Los laboratorios suelen utilizar tres técnicas principales de purificación de agua: ósmosis inversa (OI), destilación y desionización. Si bien la destilación y la desionización eliminan iones del agua, sus mecanismos y resultados varían sustancialmente.
El agua destilada se produce a través de un proceso que imita el ciclo natural del agua de la Tierra. El agua de origen (a menudo agua de manantial) se calienta hasta hervir, creando vapor que se condensa de nuevo en forma líquida en un recipiente separado. Este proceso deja atrás la mayoría de las sales disueltas e impurezas no volátiles debido a sus puntos de ebullición más altos.
Si bien es eficaz para eliminar minerales y microorganismos, la destilación no puede eliminar compuestos orgánicos volátiles (COV) o mercurio que se evaporan con el vapor de agua. Por lo tanto, la calidad del agua de origen sigue siendo crucial.

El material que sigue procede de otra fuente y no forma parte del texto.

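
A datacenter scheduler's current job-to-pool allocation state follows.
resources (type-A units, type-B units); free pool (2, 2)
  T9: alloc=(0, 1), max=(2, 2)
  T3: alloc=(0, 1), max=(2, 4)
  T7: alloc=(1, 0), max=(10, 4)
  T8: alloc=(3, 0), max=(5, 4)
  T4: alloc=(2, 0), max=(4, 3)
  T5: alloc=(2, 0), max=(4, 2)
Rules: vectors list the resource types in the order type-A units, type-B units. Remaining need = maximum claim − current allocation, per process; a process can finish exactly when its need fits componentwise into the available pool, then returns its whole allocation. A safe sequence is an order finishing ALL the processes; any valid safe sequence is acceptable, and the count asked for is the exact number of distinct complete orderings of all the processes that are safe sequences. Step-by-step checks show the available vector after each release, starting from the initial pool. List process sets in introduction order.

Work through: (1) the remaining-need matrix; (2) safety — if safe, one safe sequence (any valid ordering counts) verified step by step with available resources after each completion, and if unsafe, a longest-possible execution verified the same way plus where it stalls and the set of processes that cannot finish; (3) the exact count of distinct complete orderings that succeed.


(1) Remaining need (order type-A units, type-B units):
  T9: (2, 1)
  T3: (2, 3)
  T7: (9, 4)
  T8: (2, 4)
  T4: (2, 3)
  T5: (2, 2)
(2) SAFE, for example via the order T9, T3, T8, T5, T4, T7.
Key observation: the first exact fit in this order is T9 — it needs (2, 1) with (2, 2) free, meeting a requested resource to the last unit.
Step-by-step check:
  pool = (2, 2)
  T9: need (2, 1) fits (2, 2); releases (0, 1), pool now (2, 3)
  T3: need (2, 3) fits (2, 3); releases (0, 1), pool now (2, 4)
  T8: need (2, 4) fits (2, 4); releases (3, 0), pool now (5, 4)
  T5: need (2, 2) fits (5, 4); releases (2, 0), pool now (7, 4)
  T4: need (2, 3) fits (7, 4); releases (2, 0), pool now (9, 4)
  T7: need (9, 4) fits (9, 4); releases (1, 0), pool now (10, 4)
(3) Exactly 15 of the possible complete orderings are safe sequences.


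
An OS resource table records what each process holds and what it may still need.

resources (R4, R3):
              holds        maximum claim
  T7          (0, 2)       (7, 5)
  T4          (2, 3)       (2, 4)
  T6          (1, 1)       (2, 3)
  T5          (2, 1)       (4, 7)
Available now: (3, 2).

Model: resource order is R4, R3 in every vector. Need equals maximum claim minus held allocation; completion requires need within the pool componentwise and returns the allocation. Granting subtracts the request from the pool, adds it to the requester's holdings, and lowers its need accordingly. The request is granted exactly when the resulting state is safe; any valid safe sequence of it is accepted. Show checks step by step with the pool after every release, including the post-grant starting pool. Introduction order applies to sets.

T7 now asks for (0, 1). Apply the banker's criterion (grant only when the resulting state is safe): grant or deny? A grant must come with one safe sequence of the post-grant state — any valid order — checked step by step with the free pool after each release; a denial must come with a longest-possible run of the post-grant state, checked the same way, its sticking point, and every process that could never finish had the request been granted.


DENY: after the grant no complete ordering would exist.
Key observation: after T4, T6 the pool peaks at (6, 5), and each blocked process is short somewhere: T7 on R4; T5 on R3.
Pretend the grant happened; the run T4, T6 goes as far as possible. Step-by-step check:
  pool = (3, 1)
  run T4 (needs (0, 1), free (3, 1)); after release of (2, 3) the pool is (5, 4)
  run T6 (needs (1, 2), free (5, 4)); after release of (1, 1) the pool is (6, 5)
  T7 still needs (7, 2) but only (6, 5) is free — short on R4
  T5 still needs (2, 6) but only (6, 5) is free — short on R3
Processes that could never finish after the grant: T7 and T5.


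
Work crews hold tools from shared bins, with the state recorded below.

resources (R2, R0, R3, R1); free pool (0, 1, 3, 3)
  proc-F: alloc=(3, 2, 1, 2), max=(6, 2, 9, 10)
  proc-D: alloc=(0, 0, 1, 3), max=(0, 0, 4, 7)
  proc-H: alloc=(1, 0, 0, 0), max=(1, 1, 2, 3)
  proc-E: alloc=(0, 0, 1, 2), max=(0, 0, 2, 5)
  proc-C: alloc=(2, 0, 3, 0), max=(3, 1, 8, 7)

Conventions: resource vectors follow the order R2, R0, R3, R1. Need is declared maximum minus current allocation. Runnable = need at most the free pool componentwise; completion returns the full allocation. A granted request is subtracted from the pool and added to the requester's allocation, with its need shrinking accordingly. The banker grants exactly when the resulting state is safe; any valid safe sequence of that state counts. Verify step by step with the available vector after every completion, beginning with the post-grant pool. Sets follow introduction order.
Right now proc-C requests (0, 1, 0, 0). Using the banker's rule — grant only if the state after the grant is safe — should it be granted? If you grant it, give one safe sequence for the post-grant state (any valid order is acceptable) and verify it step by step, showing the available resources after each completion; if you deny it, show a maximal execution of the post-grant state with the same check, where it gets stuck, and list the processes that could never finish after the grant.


DENY. Granting would leave the state unsafe.
Key observation: after proc-E, proc-D the pool peaks at (0, 0, 5, 8), and each blocked process is short somewhere: proc-F on R2, R3; proc-H on R0; proc-C on R2.
Pretend the grant happened; the run proc-E, proc-D goes as far as possible. Step-by-step check:
  pool = (0, 0, 3, 3)
  proc-E: need (0, 0, 1, 3) fits (0, 0, 3, 3); releases (0, 0, 1, 2), pool now (0, 0, 4, 5)
  proc-D: need (0, 0, 3, 4) fits (0, 0, 4, 5); releases (0, 0, 1, 3), pool now (0, 0, 5, 8)
  blocked: proc-F wants (3, 0, 8, 8), pool (0, 0, 5, 8) — not enough R2 and R3
  blocked: proc-H wants (0, 1, 2, 3), pool (0, 0, 5, 8) — not enough R0
  blocked: proc-C wants (1, 0, 5, 7), pool (0, 0, 5, 8) — not enough R2
Processes that could never finish after the grant: proc-F, proc-H and proc-C.


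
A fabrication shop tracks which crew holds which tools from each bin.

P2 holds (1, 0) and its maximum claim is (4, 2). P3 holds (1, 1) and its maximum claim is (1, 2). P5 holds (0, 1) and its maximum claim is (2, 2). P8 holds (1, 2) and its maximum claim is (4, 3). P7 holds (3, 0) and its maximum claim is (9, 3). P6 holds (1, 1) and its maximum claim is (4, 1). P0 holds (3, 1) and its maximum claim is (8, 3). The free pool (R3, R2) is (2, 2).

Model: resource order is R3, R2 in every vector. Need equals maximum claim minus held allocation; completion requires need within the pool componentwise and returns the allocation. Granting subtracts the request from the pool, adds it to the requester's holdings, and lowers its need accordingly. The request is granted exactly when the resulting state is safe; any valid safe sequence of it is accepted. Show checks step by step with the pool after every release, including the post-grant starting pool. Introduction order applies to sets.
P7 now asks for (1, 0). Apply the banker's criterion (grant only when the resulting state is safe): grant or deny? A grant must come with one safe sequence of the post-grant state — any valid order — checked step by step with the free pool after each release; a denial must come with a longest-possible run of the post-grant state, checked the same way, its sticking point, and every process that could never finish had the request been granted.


DENY: after the grant no complete ordering would exist.
Key observation: once P3, P5 finish, the pool peaks at (2, 4) — and every remaining process still needs more R3 than that.
On the post-grant state, P3, P5 is a maximal run — nothing extends it. Check, step by step:
  pool = (1, 2)
  run P3 (needs (0, 1), free (1, 2)); after release of (1, 1) the pool is (2, 3)
  run P5 (needs (2, 1), free (2, 3)); after release of (0, 1) the pool is (2, 4)
  blocked: P2 wants (3, 2), pool (2, 4) — not enough R3
  blocked: P8 wants (3, 1), pool (2, 4) — not enough R3
  blocked: P7 wants (5, 3), pool (2, 4) — not enough R3
  blocked: P6 wants (3, 0), pool (2, 4) — not enough R3
  blocked: P0 wants (5, 2), pool (2, 4) — not enough R3
Processes that could never finish after the grant: P2, P8, P7, P6 and P0.


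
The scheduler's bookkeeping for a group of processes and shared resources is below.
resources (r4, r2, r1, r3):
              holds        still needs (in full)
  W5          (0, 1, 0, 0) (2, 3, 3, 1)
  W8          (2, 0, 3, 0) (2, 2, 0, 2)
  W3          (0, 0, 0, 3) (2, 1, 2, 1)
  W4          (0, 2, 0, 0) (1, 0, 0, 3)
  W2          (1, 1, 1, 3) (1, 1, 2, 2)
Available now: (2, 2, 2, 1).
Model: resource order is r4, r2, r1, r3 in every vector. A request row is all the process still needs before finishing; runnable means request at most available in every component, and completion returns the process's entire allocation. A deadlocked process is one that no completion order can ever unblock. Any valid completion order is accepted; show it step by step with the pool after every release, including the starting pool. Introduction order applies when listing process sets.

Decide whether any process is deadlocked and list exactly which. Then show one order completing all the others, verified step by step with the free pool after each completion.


The deadlocked set is empty.
Key observation: W3 fits the free pool immediately, and its release cascades until everyone finishes.
One completion order for the rest: W3, W2, W5, W8, W4. Check, step by step:
  pool = (2, 2, 2, 1)
  run W3 (needs (2, 1, 2, 1), free (2, 2, 2, 1)); after release of (0, 0, 0, 3) the pool is (2, 2, 2, 4)
  run W2 (needs (1, 1, 2, 2), free (2, 2, 2, 4)); after release of (1, 1, 1, 3) the pool is (3, 3, 3, 7)
  run W5 (needs (2, 3, 3, 1), free (3, 3, 3, 7)); after release of (0, 1, 0, 0) the pool is (3, 4, 3, 7)
  run W8 (needs (2, 2, 0, 2), free (3, 4, 3, 7)); after release of (2, 0, 3, 0) the pool is (5, 4, 6, 7)
  run W4 (needs (1, 0, 0, 3), free (5, 4, 6, 7)); after release of (0, 2, 0, 0) the pool is (5, 6, 6, 7)


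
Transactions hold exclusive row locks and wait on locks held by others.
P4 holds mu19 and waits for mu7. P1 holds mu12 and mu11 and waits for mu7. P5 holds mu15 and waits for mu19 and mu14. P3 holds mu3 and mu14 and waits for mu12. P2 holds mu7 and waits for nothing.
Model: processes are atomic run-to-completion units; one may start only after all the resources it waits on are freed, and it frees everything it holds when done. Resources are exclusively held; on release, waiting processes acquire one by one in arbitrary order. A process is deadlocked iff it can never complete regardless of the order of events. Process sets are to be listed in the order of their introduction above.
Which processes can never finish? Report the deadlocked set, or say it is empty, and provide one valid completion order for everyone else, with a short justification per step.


No process is deadlocked.
Key observation: every chain of waits terminates; starting from the processes that wait on nothing, all the rest unlock in turn.
One completion order for the rest: P2, P4, P1, P3, P5.
Verifying each step:
  run P2 (it waits on nothing); releases mu7
  P4 waits on mu7 — all released -> runs and releases mu19
  P1 waits on mu7 — all released -> runs and releases mu12 and mu11
  P3 waits on mu12 — all released -> runs and releases mu3 and mu14
  P5 waits on mu19 and mu14 — all released -> runs and releases mu15


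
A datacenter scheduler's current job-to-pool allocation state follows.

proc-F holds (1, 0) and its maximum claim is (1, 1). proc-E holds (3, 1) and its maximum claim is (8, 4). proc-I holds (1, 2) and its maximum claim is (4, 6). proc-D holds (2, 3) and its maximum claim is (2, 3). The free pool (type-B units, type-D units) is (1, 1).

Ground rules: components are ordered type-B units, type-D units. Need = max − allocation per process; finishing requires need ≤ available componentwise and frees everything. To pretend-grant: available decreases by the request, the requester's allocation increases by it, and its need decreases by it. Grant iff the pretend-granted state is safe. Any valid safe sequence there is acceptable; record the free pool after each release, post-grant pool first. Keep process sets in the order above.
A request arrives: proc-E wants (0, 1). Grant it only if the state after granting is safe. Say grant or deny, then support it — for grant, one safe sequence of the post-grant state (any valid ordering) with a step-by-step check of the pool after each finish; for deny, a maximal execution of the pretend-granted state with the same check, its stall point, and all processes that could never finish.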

La desionización elimina las impurezas del agua a través de resinas de intercambio iónico. El agua pasa a través de columnas que contienen resinas cargadas positiva y negativamente que reemplazan los iones minerales por iones de hidrógeno (H+) e hidróxido (OH-), que luego se combinan para formar agua pura (H2O).
| Característica | Agua destilada | Agua desionizada |
|---|---|---|
| Método de purificación | Destilación | Intercambio iónico |
| Principales impurezas eliminadas | Minerales, metales pesados, microorganismos | Solo iones |
| Eliminación de compuestos orgánicos | Parcial (depende de la fuente) | Ninguna |
| Eliminación de microorganismos | Sí | No |
| Nivel de pureza | Alto | Moderado a alto |
| Costo | Más alto | Más bajo |
Si bien el agua destilada puede consumirse (aunque no es ideal nutricionalmente), el agua desionizada nunca debe ingerirse. Sus propiedades corrosivas pueden dañar el esmalte dental y los tejidos blandos, y el proceso no elimina patógenos. Incluso el agua destilada desionizada requiere exposición al aire antes del consumo.
Los profesionales de laboratorio deben seleccionar cuidadosamente los tipos de agua en función de los requisitos experimentales, considerando las necesidades de pureza, las restricciones presupuestarias y los factores de seguridad. Comprender estas diferencias garantiza resultados científicos precisos y fiables.